The first device in the series is the hand training device designed to improve the hand movement performance. Depending on the device handle position, flexion-extension or rotation movements are practiced. During the training session the patient’s forearm is fixed on a special elbow-holder which can be adjusted as for the height.
The resistance controller sets the necessary load, with low resistance during the initial training sessions and further increase in the resistance level.
Two games have been designed to accompany the hand training device function. They are ‘The Bee’ and “Cossacks’.‘The Bee’ game is aimed at hand rotation movement training. This game tells the adventures story of the bee that is collecting honey from flowers at a green meadow. The child controls the bee’s movements at the game field by his/her hand movements. When the bee touches myrtle or a daisy, a drop of honey is added to its pail.
After collecting the full pot of honey the bee proceeds to the next game level. Depending on the game level the bee is to escape toadstools, a bumblebee, or hide from the rain.

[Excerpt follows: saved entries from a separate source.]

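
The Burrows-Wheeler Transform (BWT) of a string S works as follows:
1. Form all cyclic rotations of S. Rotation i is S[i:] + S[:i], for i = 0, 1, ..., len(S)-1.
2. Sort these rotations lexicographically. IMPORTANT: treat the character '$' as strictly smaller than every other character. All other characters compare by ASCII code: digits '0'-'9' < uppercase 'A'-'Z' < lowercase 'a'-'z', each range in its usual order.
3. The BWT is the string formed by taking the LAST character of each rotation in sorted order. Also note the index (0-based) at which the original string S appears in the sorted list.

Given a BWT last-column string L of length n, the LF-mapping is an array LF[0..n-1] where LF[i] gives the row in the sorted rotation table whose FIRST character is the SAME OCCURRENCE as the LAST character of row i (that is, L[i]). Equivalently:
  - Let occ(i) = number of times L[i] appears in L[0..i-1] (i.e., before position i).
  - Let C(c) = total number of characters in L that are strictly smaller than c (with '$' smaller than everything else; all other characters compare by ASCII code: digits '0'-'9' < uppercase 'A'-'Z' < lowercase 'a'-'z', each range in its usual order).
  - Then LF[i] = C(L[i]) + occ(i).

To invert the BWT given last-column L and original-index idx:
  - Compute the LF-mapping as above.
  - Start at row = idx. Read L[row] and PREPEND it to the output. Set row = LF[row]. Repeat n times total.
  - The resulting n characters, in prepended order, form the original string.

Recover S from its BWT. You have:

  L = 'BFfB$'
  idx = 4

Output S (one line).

Answer: fBFB$

Derivation:
LF mapping: 1 3 4 2 0
Walk LF starting at row 4, prepending L[row]:
  step 1: row=4, L[4]='$', prepend. Next row=LF[4]=0
  step 2: row=0, L[0]='B', prepend. Next row=LF[0]=1
  step 3: row=1, L[1]='F', prepend. Next row=LF[1]=3
  step 4: row=3, L[3]='B', prepend. Next row=LF[3]=2
  step 5: row=2, L[2]='f', prepend. Next row=LF[2]=4
Reversed output: fBFB$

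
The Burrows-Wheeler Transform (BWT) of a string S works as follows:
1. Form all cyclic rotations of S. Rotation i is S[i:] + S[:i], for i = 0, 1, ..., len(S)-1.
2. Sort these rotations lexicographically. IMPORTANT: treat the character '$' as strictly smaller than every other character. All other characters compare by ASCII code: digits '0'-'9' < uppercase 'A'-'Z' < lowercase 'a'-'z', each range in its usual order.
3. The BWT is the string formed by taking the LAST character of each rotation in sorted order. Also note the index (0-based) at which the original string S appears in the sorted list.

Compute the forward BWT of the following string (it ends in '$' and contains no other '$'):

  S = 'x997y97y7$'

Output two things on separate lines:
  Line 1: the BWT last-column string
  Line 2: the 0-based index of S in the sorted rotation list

Answer: 7y99y9x$77
7

Derivation:
All 10 rotations (rotation i = S[i:]+S[:i]):
  rot[0] = x997y97y7$
  rot[1] = 997y97y7$x
  rot[2] = 97y97y7$x9
  rot[3] = 7y97y7$x99
  rot[4] = y97y7$x997
  rot[5] = 97y7$x997y
  rot[6] = 7y7$x997y9
  rot[7] = y7$x997y97
  rot[8] = 7$x997y97y
  rot[9] = $x997y97y7
Sorted (with $ < everything):
  sorted[0] = $x997y97y7  (last char: '7')
  sorted[1] = 7$x997y97y  (last char: 'y')
  sorted[2] = 7y7$x997y9  (last char: '9')
  sorted[3] = 7y97y7$x99  (last char: '9')
  sorted[4] = 97y7$x997y  (last char: 'y')
  sorted[5] = 97y97y7$x9  (last char: '9')
  sorted[6] = 997y97y7$x  (last char: 'x')
  sorted[7] = x997y97y7$  (last char: '$')
  sorted[8] = y7$x997y97  (last char: '7')
  sorted[9] = y97y7$x997  (last char: '7')
Last column: 7y99y9x$77
Original string S is at sorted index 7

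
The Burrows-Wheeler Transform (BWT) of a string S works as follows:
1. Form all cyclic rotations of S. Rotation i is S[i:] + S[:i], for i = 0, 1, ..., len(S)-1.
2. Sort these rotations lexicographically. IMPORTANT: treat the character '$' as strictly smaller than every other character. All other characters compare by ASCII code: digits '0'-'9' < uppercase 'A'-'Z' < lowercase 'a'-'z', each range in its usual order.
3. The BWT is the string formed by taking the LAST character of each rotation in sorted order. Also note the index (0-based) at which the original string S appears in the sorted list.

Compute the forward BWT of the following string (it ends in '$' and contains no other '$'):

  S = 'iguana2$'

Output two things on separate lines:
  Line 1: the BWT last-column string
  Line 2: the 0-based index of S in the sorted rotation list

Answer: 2anui$ag
5

Derivation:
All 8 rotations (rotation i = S[i:]+S[:i]):
  rot[0] = iguana2$
  rot[1] = guana2$i
  rot[2] = uana2$ig
  rot[3] = ana2$igu
  rot[4] = na2$igua
  rot[5] = a2$iguan
  rot[6] = 2$iguana
  rot[7] = $iguana2
Sorted (with $ < everything):
  sorted[0] = $iguana2  (last char: '2')
  sorted[1] = 2$iguana  (last char: 'a')
  sorted[2] = a2$iguan  (last char: 'n')
  sorted[3] = ana2$igu  (last char: 'u')
  sorted[4] = guana2$i  (last char: 'i')
  sorted[5] = iguana2$  (last char: '$')
  sorted[6] = na2$igua  (last char: 'a')
  sorted[7] = uana2$ig  (last char: 'g')
Last column: 2anui$ag
Original string S is at sorted index 5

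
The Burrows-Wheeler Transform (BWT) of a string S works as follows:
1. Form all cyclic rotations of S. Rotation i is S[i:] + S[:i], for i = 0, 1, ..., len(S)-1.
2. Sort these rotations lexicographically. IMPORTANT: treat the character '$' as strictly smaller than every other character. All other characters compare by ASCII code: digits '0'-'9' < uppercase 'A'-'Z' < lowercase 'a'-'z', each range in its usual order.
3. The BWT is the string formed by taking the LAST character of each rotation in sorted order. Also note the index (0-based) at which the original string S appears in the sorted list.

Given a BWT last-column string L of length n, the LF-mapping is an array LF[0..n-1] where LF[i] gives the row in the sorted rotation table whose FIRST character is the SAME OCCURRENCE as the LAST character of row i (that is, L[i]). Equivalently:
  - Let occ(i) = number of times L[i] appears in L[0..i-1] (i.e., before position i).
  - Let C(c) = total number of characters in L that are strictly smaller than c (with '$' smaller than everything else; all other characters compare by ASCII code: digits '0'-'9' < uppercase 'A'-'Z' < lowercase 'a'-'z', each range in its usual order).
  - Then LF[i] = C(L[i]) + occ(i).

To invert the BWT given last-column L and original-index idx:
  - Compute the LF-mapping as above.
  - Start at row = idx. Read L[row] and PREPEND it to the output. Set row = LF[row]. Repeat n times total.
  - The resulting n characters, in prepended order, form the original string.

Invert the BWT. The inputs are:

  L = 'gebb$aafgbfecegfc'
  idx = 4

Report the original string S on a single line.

LF mapping: 14 8 3 4 0 1 2 11 15 5 12 9 6 10 16 13 7
Walk LF starting at row 4, prepending L[row]:
  step 1: row=4, L[4]='$', prepend. Next row=LF[4]=0
  step 2: row=0, L[0]='g', prepend. Next row=LF[0]=14
  step 3: row=14, L[14]='g', prepend. Next row=LF[14]=16
  step 4: row=16, L[16]='c', prepend. Next row=LF[16]=7
  step 5: row=7, L[7]='f', prepend. Next row=LF[7]=11
  step 6: row=11, L[11]='e', prepend. Next row=LF[11]=9
  step 7: row=9, L[9]='b', prepend. Next row=LF[9]=5
  step 8: row=5, L[5]='a', prepend. Next row=LF[5]=1
  step 9: row=1, L[1]='e', prepend. Next row=LF[1]=8
  step 10: row=8, L[8]='g', prepend. Next row=LF[8]=15
  step 11: row=15, L[15]='f', prepend. Next row=LF[15]=13
  step 12: row=13, L[13]='e', prepend. Next row=LF[13]=10
  step 13: row=10, L[10]='f', prepend. Next row=LF[10]=12
  step 14: row=12, L[12]='c', prepend. Next row=LF[12]=6
  step 15: row=6, L[6]='a', prepend. Next row=LF[6]=2
  step 16: row=2, L[2]='b', prepend. Next row=LF[2]=3
  step 17: row=3, L[3]='b', prepend. Next row=LF[3]=4
Reversed output: bbacfefgeabefcgg$

Answer: bbacfefgeabefcgg$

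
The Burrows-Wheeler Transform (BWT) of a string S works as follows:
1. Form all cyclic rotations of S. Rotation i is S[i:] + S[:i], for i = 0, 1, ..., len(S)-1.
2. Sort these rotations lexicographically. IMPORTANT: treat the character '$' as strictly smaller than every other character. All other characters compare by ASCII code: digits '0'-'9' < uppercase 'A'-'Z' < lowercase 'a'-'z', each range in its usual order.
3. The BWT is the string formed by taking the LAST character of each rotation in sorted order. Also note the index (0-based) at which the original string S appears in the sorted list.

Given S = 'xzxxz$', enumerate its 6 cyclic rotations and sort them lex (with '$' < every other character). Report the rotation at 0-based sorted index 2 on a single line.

All 6 rotations (rotation i = S[i:]+S[:i]):
  rot[0] = xzxxz$
  rot[1] = zxxz$x
  rot[2] = xxz$xz
  rot[3] = xz$xzx
  rot[4] = z$xzxx
  rot[5] = $xzxxz
Sorted (with $ < everything):
  sorted[0] = $xzxxz
  sorted[1] = xxz$xz
  sorted[2] = xz$xzx
  sorted[3] = xzxxz$
  sorted[4] = z$xzxx
  sorted[5] = zxxz$x
sorted[2] = xz$xzx

Answer: xz$xzx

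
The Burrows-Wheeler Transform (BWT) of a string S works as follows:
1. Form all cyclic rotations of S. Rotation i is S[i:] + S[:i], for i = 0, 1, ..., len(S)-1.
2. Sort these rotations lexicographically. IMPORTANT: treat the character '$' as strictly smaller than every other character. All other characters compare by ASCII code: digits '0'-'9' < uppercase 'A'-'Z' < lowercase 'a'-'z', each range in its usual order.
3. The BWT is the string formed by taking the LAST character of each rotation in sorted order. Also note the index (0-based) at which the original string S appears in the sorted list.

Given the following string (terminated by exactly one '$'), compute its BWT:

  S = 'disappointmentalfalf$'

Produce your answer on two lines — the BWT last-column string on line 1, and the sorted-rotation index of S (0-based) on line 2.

All 21 rotations (rotation i = S[i:]+S[:i]):
  rot[0] = disappointmentalfalf$
  rot[1] = isappointmentalfalf$d
  rot[2] = sappointmentalfalf$di
  rot[3] = appointmentalfalf$dis
  rot[4] = ppointmentalfalf$disa
  rot[5] = pointmentalfalf$disap
  rot[6] = ointmentalfalf$disapp
  rot[7] = intmentalfalf$disappo
  rot[8] = ntmentalfalf$disappoi
  rot[9] = tmentalfalf$disappoin
  rot[10] = mentalfalf$disappoint
  rot[11] = entalfalf$disappointm
  rot[12] = ntalfalf$disappointme
  rot[13] = talfalf$disappointmen
  rot[14] = alfalf$disappointment
  rot[15] = lfalf$disappointmenta
  rot[16] = falf$disappointmental
  rot[17] = alf$disappointmentalf
  rot[18] = lf$disappointmentalfa
  rot[19] = f$disappointmentalfal
  rot[20] = $disappointmentalfalf
Sorted (with $ < everything):
  sorted[0] = $disappointmentalfalf  (last char: 'f')
  sorted[1] = alf$disappointmentalf  (last char: 'f')
  sorted[2] = alfalf$disappointment  (last char: 't')
  sorted[3] = appointmentalfalf$dis  (last char: 's')
  sorted[4] = disappointmentalfalf$  (last char: '$')
  sorted[5] = entalfalf$disappointm  (last char: 'm')
  sorted[6] = f$disappointmentalfal  (last char: 'l')
  sorted[7] = falf$disappointmental  (last char: 'l')
  sorted[8] = intmentalfalf$disappo  (last char: 'o')
  sorted[9] = isappointmentalfalf$d  (last char: 'd')
  sorted[10] = lf$disappointmentalfa  (last char: 'a')
  sorted[11] = lfalf$disappointmenta  (last char: 'a')
  sorted[12] = mentalfalf$disappoint  (last char: 't')
  sorted[13] = ntalfalf$disappointme  (last char: 'e')
  sorted[14] = ntmentalfalf$disappoi  (last char: 'i')
  sorted[15] = ointmentalfalf$disapp  (last char: 'p')
  sorted[16] = pointmentalfalf$disap  (last char: 'p')
  sorted[17] = ppointmentalfalf$disa  (last char: 'a')
  sorted[18] = sappointmentalfalf$di  (last char: 'i')
  sorted[19] = talfalf$disappointmen  (last char: 'n')
  sorted[20] = tmentalfalf$disappoin  (last char: 'n')
Last column: ffts$mllodaateippainn
Original string S is at sorted index 4

Answer: ffts$mllodaateippainn
4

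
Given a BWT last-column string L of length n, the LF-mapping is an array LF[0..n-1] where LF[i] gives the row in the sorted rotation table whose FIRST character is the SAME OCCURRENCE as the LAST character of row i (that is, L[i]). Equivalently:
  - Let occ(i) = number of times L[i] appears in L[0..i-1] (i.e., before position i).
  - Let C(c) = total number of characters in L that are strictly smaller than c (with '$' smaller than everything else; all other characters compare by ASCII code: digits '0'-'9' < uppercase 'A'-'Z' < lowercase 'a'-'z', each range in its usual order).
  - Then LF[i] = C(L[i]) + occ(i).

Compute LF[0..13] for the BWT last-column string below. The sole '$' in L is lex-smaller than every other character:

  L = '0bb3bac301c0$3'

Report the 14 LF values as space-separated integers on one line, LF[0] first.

Answer: 1 9 10 5 11 8 12 6 2 4 13 3 0 7

Derivation:
Char counts: '$':1, '0':3, '1':1, '3':3, 'a':1, 'b':3, 'c':2
C (first-col start): C('$')=0, C('0')=1, C('1')=4, C('3')=5, C('a')=8, C('b')=9, C('c')=12
L[0]='0': occ=0, LF[0]=C('0')+0=1+0=1
L[1]='b': occ=0, LF[1]=C('b')+0=9+0=9
L[2]='b': occ=1, LF[2]=C('b')+1=9+1=10
L[3]='3': occ=0, LF[3]=C('3')+0=5+0=5
L[4]='b': occ=2, LF[4]=C('b')+2=9+2=11
L[5]='a': occ=0, LF[5]=C('a')+0=8+0=8
L[6]='c': occ=0, LF[6]=C('c')+0=12+0=12
L[7]='3': occ=1, LF[7]=C('3')+1=5+1=6
L[8]='0': occ=1, LF[8]=C('0')+1=1+1=2
L[9]='1': occ=0, LF[9]=C('1')+0=4+0=4
L[10]='c': occ=1, LF[10]=C('c')+1=12+1=13
L[11]='0': occ=2, LF[11]=C('0')+2=1+2=3
L[12]='$': occ=0, LF[12]=C('$')+0=0+0=0
L[13]='3': occ=2, LF[13]=C('3')+2=5+2=7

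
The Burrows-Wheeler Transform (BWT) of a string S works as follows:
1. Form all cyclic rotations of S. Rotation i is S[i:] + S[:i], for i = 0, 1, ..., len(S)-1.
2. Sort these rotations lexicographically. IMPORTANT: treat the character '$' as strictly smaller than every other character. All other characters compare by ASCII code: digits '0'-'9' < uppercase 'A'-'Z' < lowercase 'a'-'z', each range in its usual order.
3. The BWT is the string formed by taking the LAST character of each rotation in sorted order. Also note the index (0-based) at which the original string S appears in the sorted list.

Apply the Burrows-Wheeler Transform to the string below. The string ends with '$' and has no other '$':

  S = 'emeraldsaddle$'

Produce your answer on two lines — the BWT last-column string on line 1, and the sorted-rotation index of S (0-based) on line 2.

All 14 rotations (rotation i = S[i:]+S[:i]):
  rot[0] = emeraldsaddle$
  rot[1] = meraldsaddle$e
  rot[2] = eraldsaddle$em
  rot[3] = raldsaddle$eme
  rot[4] = aldsaddle$emer
  rot[5] = ldsaddle$emera
  rot[6] = dsaddle$emeral
  rot[7] = saddle$emerald
  rot[8] = addle$emeralds
  rot[9] = ddle$emeraldsa
  rot[10] = dle$emeraldsad
  rot[11] = le$emeraldsadd
  rot[12] = e$emeraldsaddl
  rot[13] = $emeraldsaddle
Sorted (with $ < everything):
  sorted[0] = $emeraldsaddle  (last char: 'e')
  sorted[1] = addle$emeralds  (last char: 's')
  sorted[2] = aldsaddle$emer  (last char: 'r')
  sorted[3] = ddle$emeraldsa  (last char: 'a')
  sorted[4] = dle$emeraldsad  (last char: 'd')
  sorted[5] = dsaddle$emeral  (last char: 'l')
  sorted[6] = e$emeraldsaddl  (last char: 'l')
  sorted[7] = emeraldsaddle$  (last char: '$')
  sorted[8] = eraldsaddle$em  (last char: 'm')
  sorted[9] = ldsaddle$emera  (last char: 'a')
  sorted[10] = le$emeraldsadd  (last char: 'd')
  sorted[11] = meraldsaddle$e  (last char: 'e')
  sorted[12] = raldsaddle$eme  (last char: 'e')
  sorted[13] = saddle$emerald  (last char: 'd')
Last column: esradll$madeed
Original string S is at sorted index 7

Answer: esradll$madeed
7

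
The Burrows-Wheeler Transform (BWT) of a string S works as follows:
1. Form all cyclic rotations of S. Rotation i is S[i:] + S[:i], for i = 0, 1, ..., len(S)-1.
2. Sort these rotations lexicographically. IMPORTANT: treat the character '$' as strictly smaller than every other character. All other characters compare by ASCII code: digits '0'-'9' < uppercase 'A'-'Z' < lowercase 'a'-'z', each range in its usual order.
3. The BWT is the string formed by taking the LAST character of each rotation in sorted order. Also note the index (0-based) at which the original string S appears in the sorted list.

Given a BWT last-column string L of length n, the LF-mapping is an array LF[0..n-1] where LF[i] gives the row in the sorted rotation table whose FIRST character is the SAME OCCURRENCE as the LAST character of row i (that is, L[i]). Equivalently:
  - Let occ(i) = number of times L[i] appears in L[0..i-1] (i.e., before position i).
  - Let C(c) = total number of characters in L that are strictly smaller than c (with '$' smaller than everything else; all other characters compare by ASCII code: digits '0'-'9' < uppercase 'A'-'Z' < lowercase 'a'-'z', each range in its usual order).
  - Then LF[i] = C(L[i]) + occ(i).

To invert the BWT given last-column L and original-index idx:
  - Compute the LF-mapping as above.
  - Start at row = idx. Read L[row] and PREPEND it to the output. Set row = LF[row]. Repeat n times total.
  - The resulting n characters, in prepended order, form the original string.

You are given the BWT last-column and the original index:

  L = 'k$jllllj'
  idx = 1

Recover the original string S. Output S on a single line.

Answer: jjllllk$

Derivation:
LF mapping: 3 0 1 4 5 6 7 2
Walk LF starting at row 1, prepending L[row]:
  step 1: row=1, L[1]='$', prepend. Next row=LF[1]=0
  step 2: row=0, L[0]='k', prepend. Next row=LF[0]=3
  step 3: row=3, L[3]='l', prepend. Next row=LF[3]=4
  step 4: row=4, L[4]='l', prepend. Next row=LF[4]=5
  step 5: row=5, L[5]='l', prepend. Next row=LF[5]=6
  step 6: row=6, L[6]='l', prepend. Next row=LF[6]=7
  step 7: row=7, L[7]='j', prepend. Next row=LF[7]=2
  step 8: row=2, L[2]='j', prepend. Next row=LF[2]=1
Reversed output: jjllllk$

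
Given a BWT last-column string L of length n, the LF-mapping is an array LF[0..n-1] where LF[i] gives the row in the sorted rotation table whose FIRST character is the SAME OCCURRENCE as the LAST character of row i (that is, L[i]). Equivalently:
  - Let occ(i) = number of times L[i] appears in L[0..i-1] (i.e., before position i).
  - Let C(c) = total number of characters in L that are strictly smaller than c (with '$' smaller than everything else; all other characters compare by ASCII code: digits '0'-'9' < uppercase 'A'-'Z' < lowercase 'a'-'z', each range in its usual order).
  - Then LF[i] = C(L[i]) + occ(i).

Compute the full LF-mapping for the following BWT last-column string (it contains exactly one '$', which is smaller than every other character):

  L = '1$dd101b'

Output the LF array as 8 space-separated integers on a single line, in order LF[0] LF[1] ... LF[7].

Char counts: '$':1, '0':1, '1':3, 'b':1, 'd':2
C (first-col start): C('$')=0, C('0')=1, C('1')=2, C('b')=5, C('d')=6
L[0]='1': occ=0, LF[0]=C('1')+0=2+0=2
L[1]='$': occ=0, LF[1]=C('$')+0=0+0=0
L[2]='d': occ=0, LF[2]=C('d')+0=6+0=6
L[3]='d': occ=1, LF[3]=C('d')+1=6+1=7
L[4]='1': occ=1, LF[4]=C('1')+1=2+1=3
L[5]='0': occ=0, LF[5]=C('0')+0=1+0=1
L[6]='1': occ=2, LF[6]=C('1')+2=2+2=4
L[7]='b': occ=0, LF[7]=C('b')+0=5+0=5

Answer: 2 0 6 7 3 1 4 5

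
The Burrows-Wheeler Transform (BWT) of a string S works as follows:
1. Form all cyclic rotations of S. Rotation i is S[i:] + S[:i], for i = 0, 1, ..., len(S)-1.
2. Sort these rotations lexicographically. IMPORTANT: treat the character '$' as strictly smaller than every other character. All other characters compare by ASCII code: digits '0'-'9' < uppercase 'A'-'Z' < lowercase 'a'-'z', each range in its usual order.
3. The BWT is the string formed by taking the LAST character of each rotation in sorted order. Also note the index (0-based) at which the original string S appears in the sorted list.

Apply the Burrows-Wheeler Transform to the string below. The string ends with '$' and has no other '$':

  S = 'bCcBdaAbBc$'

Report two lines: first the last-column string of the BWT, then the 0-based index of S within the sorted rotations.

Answer: cabcbdA$BCB
7

Derivation:
All 11 rotations (rotation i = S[i:]+S[:i]):
  rot[0] = bCcBdaAbBc$
  rot[1] = CcBdaAbBc$b
  rot[2] = cBdaAbBc$bC
  rot[3] = BdaAbBc$bCc
  rot[4] = daAbBc$bCcB
  rot[5] = aAbBc$bCcBd
  rot[6] = AbBc$bCcBda
  rot[7] = bBc$bCcBdaA
  rot[8] = Bc$bCcBdaAb
  rot[9] = c$bCcBdaAbB
  rot[10] = $bCcBdaAbBc
Sorted (with $ < everything):
  sorted[0] = $bCcBdaAbBc  (last char: 'c')
  sorted[1] = AbBc$bCcBda  (last char: 'a')
  sorted[2] = Bc$bCcBdaAb  (last char: 'b')
  sorted[3] = BdaAbBc$bCc  (last char: 'c')
  sorted[4] = CcBdaAbBc$b  (last char: 'b')
  sorted[5] = aAbBc$bCcBd  (last char: 'd')
  sorted[6] = bBc$bCcBdaA  (last char: 'A')
  sorted[7] = bCcBdaAbBc$  (last char: '$')
  sorted[8] = c$bCcBdaAbB  (last char: 'B')
  sorted[9] = cBdaAbBc$bC  (last char: 'C')
  sorted[10] = daAbBc$bCcB  (last char: 'B')
Last column: cabcbdA$BCB
Original string S is at sorted index 7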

To train the flexion-extension hand movements the ‘Cossacks’ game has been designed. While performing the flexion movement of the hand and, thus, operating the game-ship, the game player is to fight the enemy fleet traveling over rocky islands. At the next level the game player is to defeat his/her enemies while racing on the horseback.Screenshot of ‘Cossacks’ game aimed at practicing flexion-extension movements
Since every child has her/his motor potential and restrictions, it is necessary to set the game parameters at the starting practice session, i. e., indicate the movement range at which the patient can perform movements. Later the information about the initial game parameters and data about each game session results are saved in the database, and can be used to analyze the practice progress in the future.
To estimate the efficiency of computer game-based devices the International Rehabilitation Clinic staff has conducted preliminary pilot study in the group of 30 children with spastic hemiplegia. The research findings show that the use of hand training device leads to improvement in grasping motor function, increase in active movement range, and development of hand strength.